Duval veut savoir s’il y a eu des études dans le cadre du National Drug Control Master Plan, si des statistiques sont disponibles, et si ceux-ci seront rendus publics. En face, Jugnauth assure que le public aura les informations. Peu satisfait de cette réponse, le leader du PMSD rétorque : «Je comprends donc qu’il n’y a pas eu d’études», qui laisse Collendavelloo perplexe.

Le Premier ministre semble frustré par l’attitude de Duval. Les chiffres ont été fournis par les experts, la police, dans le cadre des consultations. «Vous ne comprenez pas», lance-t-il au leader de l’opposition. «Vous n’êtes pas sérieux, vous ne savez donc pas comment ça marche ?» Mahen Jhugroo intervient : «Les li koze.»

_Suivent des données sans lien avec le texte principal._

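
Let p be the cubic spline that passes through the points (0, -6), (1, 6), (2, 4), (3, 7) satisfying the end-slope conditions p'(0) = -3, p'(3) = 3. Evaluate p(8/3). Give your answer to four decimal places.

Put M_i = p'' at the i-th knot. Here h = (1, 1, 1) and Δ = (12, -2, 3), so the interior equations h_(i-1)·M_(i-1) + 2(h_(i-1)+h_i)·M_i + h_i·M_(i+1) = 6(Δ_i − Δ_(i-1)) read
  1·M_0 + 4·M_1 + 1·M_2 = 6(Δ_1 - Δ_0) = -84
  1·M_1 + 4·M_2 + 1·M_3 = 6(Δ_2 - Δ_1) = 30
Clamped end conditions give two more equations: 2h_0·M_0 + h_0·M_1 = 6(Δ_0 - p'(0)) = 90 and h_2·M_2 + 2h_2·M_3 = 6(p'(3) - Δ_2) = 0.
Hence M_0 = 332/5, M_1 = -214/5, M_2 = 104/5, M_3 = -52/5.
On [2, 3], p(t) = 4 - 11/5·(t - 2) + 52/5·(t - 2)² - 26/5·(t - 2)³.
With (t - 2) = 2/3: p(8/3) = 758/135.

5.6148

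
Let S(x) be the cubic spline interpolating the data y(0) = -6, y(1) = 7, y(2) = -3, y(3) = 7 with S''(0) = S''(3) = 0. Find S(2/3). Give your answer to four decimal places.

5.4321

With M_i denoting the second derivative at x_i, h_i = 1, 1, 1, and Δ_i = (y_(i+1) − y_i)/h_i = 13, -10, 10:
  1·M_0 + 4·M_1 + 1·M_2 = 6(Δ_1 - Δ_0) = -138
  1·M_1 + 4·M_2 + 1·M_3 = 6(Δ_2 - Δ_1) = 120
Natural end conditions: M_0 = M_3 = 0.
Hence M_0 = 0, M_1 = -224/5, M_2 = 206/5, M_3 = 0.
On [0, 1], S(x) = -6 + 307/15·x + 0·x² - 112/15·x³.
With x = 2/3: S(2/3) = 440/81.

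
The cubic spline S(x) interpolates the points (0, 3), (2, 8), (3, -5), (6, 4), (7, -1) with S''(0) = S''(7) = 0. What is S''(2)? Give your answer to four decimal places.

Write σ_i for S''(x_i). With h_i = 2, 1, 3, 1 and divided differences Δ_i = 5/2, -13, 3, -5, the continuity of S' gives the tridiagonal system
  2·σ_0 + 6·σ_1 + 1·σ_2 = 6(Δ_1 - Δ_0) = -93
  1·σ_1 + 8·σ_2 + 3·σ_3 = 6(Δ_2 - Δ_1) = 96
  3·σ_2 + 8·σ_3 + 1·σ_4 = 6(Δ_3 - Δ_2) = -48
Natural end conditions: σ_0 = σ_4 = 0.
Forward elimination and back-substitution give σ_0 = 0, σ_1 = -861/46, σ_2 = 444/23, σ_3 = -609/46, σ_4 = 0.

-18.7174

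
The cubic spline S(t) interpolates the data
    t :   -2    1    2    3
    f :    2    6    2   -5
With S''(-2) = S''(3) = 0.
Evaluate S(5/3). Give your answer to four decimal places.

3.7316

Let m_i = S''(x_i). Step sizes h_i = 3, 1, 1; slopes of the chords Δ_i = (y_(i+1) - y_i)/h_i = 4/3, -4, -7.
  3·m_0 + 8·m_1 + 1·m_2 = 6(Δ_1 - Δ_0) = -32
  1·m_1 + 4·m_2 + 1·m_3 = 6(Δ_2 - Δ_1) = -18
Natural end conditions: m_0 = m_3 = 0.
Solving: m_0 = 0, m_1 = -110/31, m_2 = -112/31, m_3 = 0.
On [1, 2], S(t) = 6 - 206/93·(t - 1) - 55/31·(t - 1)² - 1/93·(t - 1)³.
With (t - 1) = 2/3: S(5/3) = 9370/2511.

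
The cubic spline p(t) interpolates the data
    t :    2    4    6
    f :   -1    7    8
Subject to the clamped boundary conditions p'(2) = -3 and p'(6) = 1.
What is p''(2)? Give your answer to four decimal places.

14.1250

With M_i denoting the second derivative at x_i, h_i = 2, 2, and Δ_i = (y_(i+1) − y_i)/h_i = 4, 1/2:
  2·M_0 + 8·M_1 + 2·M_2 = 6(Δ_1 - Δ_0) = -21
Clamped end conditions give two more equations: 2h_0·M_0 + h_0·M_1 = 6(Δ_0 - p'(2)) = 42 and h_1·M_1 + 2h_1·M_2 = 6(p'(6) - Δ_1) = 3.
Hence M_0 = 113/8, M_1 = -29/4, M_2 = 35/8.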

Duval ne se laisse pas démonter. Raillant même Jugnauth : «Peut-être n’avez-vous pas pratiqué [le droit] depuis un moment.» Jugnauth a aussi de la répartie : «To pli avoka ki avoka!»

Le Premier ministre affirme que l’Organisation mondiale de la santé n’a émis aucune recommandation quant à la dépénalisation du cannabis et au cannabis thérapeutique. Duval veut lui prouver le contraire et remet des documents qui, il l’espère, seront remis au «fameux expert». Mais il se trompe dans ses papiers et rappelle l’auxiliaire de l’Assemblée nationale. Malini Sewocksingh et Adrien Duval s’en amusent.

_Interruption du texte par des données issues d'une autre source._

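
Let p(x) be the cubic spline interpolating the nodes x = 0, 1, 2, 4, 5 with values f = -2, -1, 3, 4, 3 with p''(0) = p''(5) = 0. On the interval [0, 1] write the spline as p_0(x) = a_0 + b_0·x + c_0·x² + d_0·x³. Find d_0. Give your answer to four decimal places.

0.9344

Put M_i = p'' at the i-th knot. Here h = (1, 1, 2, 1) and Δ = (1, 4, 1/2, -1), so the interior equations h_(i-1)·M_(i-1) + 2(h_(i-1)+h_i)·M_i + h_i·M_(i+1) = 6(Δ_i − Δ_(i-1)) read
  1·M_0 + 4·M_1 + 1·M_2 = 6(Δ_1 - Δ_0) = 18
  1·M_1 + 6·M_2 + 2·M_3 = 6(Δ_2 - Δ_1) = -21
  2·M_2 + 6·M_3 + 1·M_4 = 6(Δ_3 - Δ_2) = -9
Natural end conditions: M_0 = M_4 = 0.
Solving: M_0 = 0, M_1 = 342/61, M_2 = -270/61, M_3 = -3/122, M_4 = 0.
On [0, 1], with p_0(x) = a_0 + b_0·x + c_0·x² + d_0·x³: c_0 = M_0/2 = 0, d_0 = (M_1 - M_0)/(6h_0) = 57/61, b_0 = Δ_0 - h_0(2M_0 + M_1)/6 = 4/61.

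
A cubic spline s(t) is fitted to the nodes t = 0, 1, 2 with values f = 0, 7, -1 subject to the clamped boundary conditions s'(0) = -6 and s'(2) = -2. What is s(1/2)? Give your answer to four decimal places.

2.5938

With m_i denoting the second derivative at x_i, h_i = 1, 1, and Δ_i = (y_(i+1) − y_i)/h_i = 7, -8:
  1·m_0 + 4·m_1 + 1·m_2 = 6(Δ_1 - Δ_0) = -90
Clamped end conditions give two more equations: 2h_0·m_0 + h_0·m_1 = 6(Δ_0 - s'(0)) = 78 and h_1·m_1 + 2h_1·m_2 = 6(s'(2) - Δ_1) = 36.
Solving the tridiagonal system: m_0 = 127/2, m_1 = -49, m_2 = 85/2.
On [0, 1], s(t) = 0 - 6·t + 127/4·t² - 75/4·t³.
With t = 1/2: s(1/2) = 83/32.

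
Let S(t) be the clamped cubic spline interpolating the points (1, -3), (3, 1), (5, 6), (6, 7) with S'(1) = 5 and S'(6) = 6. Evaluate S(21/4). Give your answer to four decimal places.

With m_i denoting the second derivative at x_i, h_i = 2, 2, 1, and Δ_i = (y_(i+1) − y_i)/h_i = 2, 5/2, 1:
  2·m_0 + 8·m_1 + 2·m_2 = 6(Δ_1 - Δ_0) = 3
  2·m_1 + 6·m_2 + 1·m_3 = 6(Δ_2 - Δ_1) = -9
Clamped end conditions give two more equations: 2h_0·m_0 + h_0·m_1 = 6(Δ_0 - S'(1)) = -18 and h_2·m_2 + 2h_2·m_3 = 6(S'(6) - Δ_2) = 30.
Forward elimination and back-substitution give m_0 = -283/46, m_1 = 76/23, m_2 = -128/23, m_3 = 409/23.
On [5, 6], S(t) = 6 - 5/46·(t - 5) - 64/23·(t - 5)² + 179/46·(t - 5)³.
With (t - 5) = 1/4: S(21/4) = 17251/2944.

5.8597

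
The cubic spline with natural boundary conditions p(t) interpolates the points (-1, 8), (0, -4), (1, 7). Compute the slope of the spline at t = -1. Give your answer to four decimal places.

-17.7500

Put M_i = p'' at the i-th knot. Here h = (1, 1) and Δ = (-12, 11), so the interior equations h_(i-1)·M_(i-1) + 2(h_(i-1)+h_i)·M_i + h_i·M_(i+1) = 6(Δ_i − Δ_(i-1)) read
  1·M_0 + 4·M_1 + 1·M_2 = 6(Δ_1 - Δ_0) = 138
Natural end conditions: M_0 = M_2 = 0.
Hence M_0 = 0, M_1 = 69/2, M_2 = 0.
On [-1, 0], p'(t) = b_0 + 2c_0·(t + 1) + 3d_0·(t + 1)² with b_0 = Δ_0 - h_0(2M_0 + M_1)/6 = -71/4, c_0 = M_0/2 = 0, d_0 = (M_1 - M_0)/(6h_0) = 23/4. So p'(-1) = -71/4.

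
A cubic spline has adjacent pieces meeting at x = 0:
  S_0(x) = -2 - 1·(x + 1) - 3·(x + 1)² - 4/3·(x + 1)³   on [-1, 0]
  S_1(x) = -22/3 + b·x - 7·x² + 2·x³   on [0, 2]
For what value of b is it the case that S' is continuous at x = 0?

-11

S_0'(x) = -1 - 6·(x + 1) - 4·(x + 1)², so S_0'(0) = -11. On the right, S_1'(0) = b, so b = -11.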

Jugnauth maintient : il n’a vu aucun document en ce sens. Du reste, poursuit-il, le leader de l’opposition fait référence au cannabis alors qu’il est question de «cannabidiol» à des fins thérapeutiques. Le leader de l’opposition s’offusque de la confusion, rappelant l’intitulé de sa question. Duval se lève pour s’expliquer, Jugnauth lui rappelle : «I am on my feet!» Mahen Jhugroo fait entendre sa désapprobation, Pradeep Roopun aussi, lui qui est d’habitude plus calme.

«Order! Order!» L’injonction ne vient pas de la Speaker mais de Malini Sewocksingh. «Kalme!» suggère Adrien Duval aux travées de la majorité d’où la grogne se fait toujours entendre.

C’est presque la fin du temps accordé à la PNQ. Duval parle de «nombreux pays», soit 41, où le cannabis thérapeutique est utilisé. Ils ne sont pas «nombreux», le corrige le Premier ministre, il y en a «certains».

Durant ces échanges, c’est le calme du côté des parlementaires mauves sont restés calmes. Le MMM ouvre la série de questions adressées au Premier ministre. La première se déroule relativement sans heurts. La dernière question supplémentaire, signée Arvin Boolell, fait toutefois sourciller. Les «injustices» que le gouvernement voulait corriger avec les nouveaux règlements autour des permis ne concernaient-elles pas des «proches» de ceux au pouvoir ? Jugnauth s’en défend, il n’est aucunement question de famille ou non.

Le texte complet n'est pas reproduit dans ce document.